Once I was a little older, we watched “The Miracle of the White Stallions,” my grandmother’s favorite movie. In this 1963 Disney film, Colonel Charles (Hank) Reed is persuaded by the head of the Spanish Riding School to save the horses from certain slaughter at the hands of hungry Soviet soldiers. The movie is brimming with soliloquies about art and American heroism, and there is even a bit of dressage peppered in for good measure. But the true story is even more dramatic and touching than the one on screen.

Mark Felton’s new Ghost Riders: When the US and German Soldiers Fought Together to Save the World’s Most Beautiful Horses in the Last Days of World War II tells the story of the Lipizzaners’ rescue with exacting clarity. It is a swashbuckling, bullets-flying retelling worthy of any lover of military history. Not only does it talk about the stallions in Vienna, but it also explains how the breed’s valuable broodmares were rescued from Czechoslovakia and how a ragtag bunch of horse-loving U.S., German, and Cossack soldiers saved them.

When I received Ghost Riders for review, I was curious to see how it compared to The Perfect Horse, equestrian author Elizabeth Letts’ telling of the same story. The difference is in their intended audiences: Letts’ book was written for horse lovers. It focuses on the Lipizzaners and also covers some of the other breeds caught in the crossfire of World War II, including the Polish Arabian. 

One of the horsey topics Letts goes into detail about is how the Nazis used the beautiful white horses (famous for their impeccable breeding) as an example of what the “master race” could look like. The Nazi who took it over at the time started “line breeding” the animals, crossing mother with son, brother with sister, and so on, searching for that perfect horse. While this may be cool on “Game of Thrones,” the Austrian horse breeders were horrified. 

Ghost Riders, on the other hand, is a military book with a hyper-focus on the rescue itself.
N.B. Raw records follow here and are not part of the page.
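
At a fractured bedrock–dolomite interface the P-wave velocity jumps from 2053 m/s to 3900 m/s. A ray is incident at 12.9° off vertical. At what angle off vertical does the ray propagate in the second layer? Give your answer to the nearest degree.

25°

Snell's law: sin θ₂ = (V₂/V₁)·sin θ₁ = (3900/2053)·sin 12.9° = 0.4241.
θ₂ = arcsin 0.4241 = 25.09° from the normal.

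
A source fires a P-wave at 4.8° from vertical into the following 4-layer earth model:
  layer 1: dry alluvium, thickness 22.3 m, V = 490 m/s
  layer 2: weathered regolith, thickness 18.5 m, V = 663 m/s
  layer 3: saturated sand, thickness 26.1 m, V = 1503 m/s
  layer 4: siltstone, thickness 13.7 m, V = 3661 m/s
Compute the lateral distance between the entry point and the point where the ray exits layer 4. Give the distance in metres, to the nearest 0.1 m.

p = sin θ₁/V₁ = sin 4.8°/490 = 1.7077e-04 s/m is conserved through the stack.
Layer 1: θ = 4.80°; offset = 22.3·tan 4.80° = 1.873 m.
Layer 2: sin θ = p·663 = 0.1132 → θ = 6.50°; offset = 18.5·tan 6.50° = 2.108 m.
Layer 3: sin θ = p·1503 = 0.2567 → θ = 14.87°; offset = 26.1·tan 14.87° = 6.931 m.
Layer 4: sin θ = p·3661 = 0.6252 → θ = 38.70°; offset = 13.7·tan 38.70° = 10.974 m.
Total horizontal offset = 21.886 m.

21.9 m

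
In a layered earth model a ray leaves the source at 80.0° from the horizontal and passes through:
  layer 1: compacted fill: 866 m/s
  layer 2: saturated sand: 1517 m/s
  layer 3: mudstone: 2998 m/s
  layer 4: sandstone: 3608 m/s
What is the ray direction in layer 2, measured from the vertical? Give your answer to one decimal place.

From the normal: θ₁ = 90° − 80.0° = 10.0°.
Ray parameter p = sin 10.0° / 866 = 2.0052e-04 s/m.
sin θ_2 = p·V_2 = 2.0052e-04 × 1517 = 0.3042.
θ_2 = 17.71° from the vertical.

17.7°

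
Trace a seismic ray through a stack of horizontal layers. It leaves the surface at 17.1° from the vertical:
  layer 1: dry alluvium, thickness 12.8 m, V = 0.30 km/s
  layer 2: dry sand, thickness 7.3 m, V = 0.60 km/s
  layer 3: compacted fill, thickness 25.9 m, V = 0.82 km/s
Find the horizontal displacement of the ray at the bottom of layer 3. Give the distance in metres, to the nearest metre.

Apply Snell's law at each interface; in layer i the horizontal offset is hᵢ·tan θᵢ.
Layer 1: θ = 17.10°; offset = 12.8·tan 17.10° = 3.938 m.
Layer 2: sin θ = 0.60·sin 17.1°/0.30 = 0.5881, θ = 36.02°; offset = 7.3·tan 36.02° = 5.308 m.
Layer 3: sin θ = 0.82·sin 17.1°/0.30 = 0.8037, θ = 53.49°; offset = 25.9·tan 53.49° = 34.984 m.
Summing the layer offsets gives 44.229 m.

44 m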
As such, it is written for students of military history. The book spans less than a year, starting with the sound of sirens over the Spanish Riding School on September 10, 1944, and ending on May 22, 1945, in an airfield in upper Austria. This doesn’t make it less of a book, but it does make me — someone who has almost wrecked her car looking at pretty horses and falls asleep during cinematic battles scenes — not its ideal reader.  

Nevertheless, this is a book of battles and glory, broken down with action sequences written with such precision that you can practically hear tanks roll past as you turn the page. Felton writes about how General Hank Reed and his men, with the blessing of General Patton, brave unstable territory at the end of the war.
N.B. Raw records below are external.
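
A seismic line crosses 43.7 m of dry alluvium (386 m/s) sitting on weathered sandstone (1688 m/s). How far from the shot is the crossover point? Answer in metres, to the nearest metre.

x_cross = 2h·√((V₂+V₁)/(V₂−V₁)).
(V₂+V₁)/(V₂−V₁) = (1688+386)/(1688−386) = 1.5929; √ = 1.2621.
x_cross = 2·43.7·1.2621 = 110.31 m.

110 m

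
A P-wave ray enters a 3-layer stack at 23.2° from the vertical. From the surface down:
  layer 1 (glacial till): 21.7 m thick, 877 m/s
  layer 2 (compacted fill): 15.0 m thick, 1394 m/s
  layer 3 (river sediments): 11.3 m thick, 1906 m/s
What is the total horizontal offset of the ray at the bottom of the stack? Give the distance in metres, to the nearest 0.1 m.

40.1 m

p = sin θ₁/V₁ = sin 23.2°/877 = 4.4919e-04 s/m is conserved through the stack.
Layer 1: θ = 23.20°; offset = 21.7·tan 23.20° = 9.301 m.
Layer 2: sin θ = p·1394 = 0.6262 → θ = 38.77°; offset = 15.0·tan 38.77° = 12.047 m.
Layer 3: sin θ = p·1906 = 0.8562 → θ = 58.89°; offset = 11.3·tan 58.89° = 18.724 m.
Total horizontal offset = 40.071 m.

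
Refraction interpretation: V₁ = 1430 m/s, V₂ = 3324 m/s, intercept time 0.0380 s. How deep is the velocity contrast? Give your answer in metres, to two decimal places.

30.10 m

θ_c = arcsin(1430/3324) = 25.48°; cos θ_c = 0.9027.
tᵢ = 2h cos θ_c/V₁ ⇒ h = tᵢ·V₁/(2 cos θ_c) = 0.038·1430/(2·0.9027) = 30.10 m.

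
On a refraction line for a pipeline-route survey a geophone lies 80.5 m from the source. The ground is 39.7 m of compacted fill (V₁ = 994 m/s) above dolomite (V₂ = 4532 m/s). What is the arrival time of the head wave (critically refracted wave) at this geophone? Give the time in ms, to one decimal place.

θ_c = arcsin(V₁/V₂) = arcsin(994/4532) = 12.67°, cos θ_c = 0.9757.
Intercept time tᵢ = 2h cos θ_c / V₁ = 2·39.7·0.9757/994 = 0.07793 s.
t = x/V₂ + tᵢ = 80.5/4532 + 0.07793 = 0.09570 s.

95.7 ms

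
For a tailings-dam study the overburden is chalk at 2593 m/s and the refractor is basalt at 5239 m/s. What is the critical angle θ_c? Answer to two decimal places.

At critical incidence the refracted ray runs along the interface (θ₂ = 90°), so sin θ_c = V₁/V₂.
θ_c = arcsin(2593/5239) = arcsin 0.4949 = 29.67°.

29.67°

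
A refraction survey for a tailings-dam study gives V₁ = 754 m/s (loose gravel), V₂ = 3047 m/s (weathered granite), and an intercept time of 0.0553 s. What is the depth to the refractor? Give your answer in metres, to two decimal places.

21.52 m

θ_c = arcsin(754/3047) = 14.33°; cos θ_c = 0.9689.
tᵢ = 2h cos θ_c/V₁ ⇒ h = tᵢ·V₁/(2 cos θ_c) = 0.0553·754/(2·0.9689) = 21.52 m.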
He also describes how the sleepy village of Hostau, where the broodmares live, is transformed from pastoral paradise to battleground. With its uneasy location on the Russian side of the border, it is also a place that becomes an epicenter for equestrian outcasts whose loyalty to horses outranks almost everything else.
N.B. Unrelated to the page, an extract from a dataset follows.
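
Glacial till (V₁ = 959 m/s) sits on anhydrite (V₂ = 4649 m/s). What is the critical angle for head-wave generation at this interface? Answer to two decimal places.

11.90°

Critical incidence: sin θ_c = V₁/V₂ = 959/4649 = 0.2063.
θ_c = arcsin 0.2063 = 11.90°.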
It is surprising that books like Ghost Riders are now coming to the fore, especially considering that the Spanish Riding School and those involved with the Lipizzaner breed have remained relatively quiet about the Nazi part of their past. But if someone is going to write about this slice of history, Mark Felton is more than qualified. He regularly offers commentary as a WWII expert on PBS, Discovery, and other outlets.

Felton’s writing reminds us just how dangerous the end of a war can be. The upheaval, destruction, and uncertainty after World War II led many desperate people to do many desperate things, and the fact that men as diverse as Cossacks, Nazis, and U.S. soldiers joined forces in such a sane, measured way is a triumph worth examining.  

Gretchen Lida is an essayist and an equestrian. Her work has appeared in the Washington Post, Brevity, the Rumpus, the Los Angeles Review of Books, and many other publications. She is also a contributing writer to Book Riot. She teaches composition in Illinois, lives in Chicago, sometimes resides on Nantucket Island, and is still a Colorado native.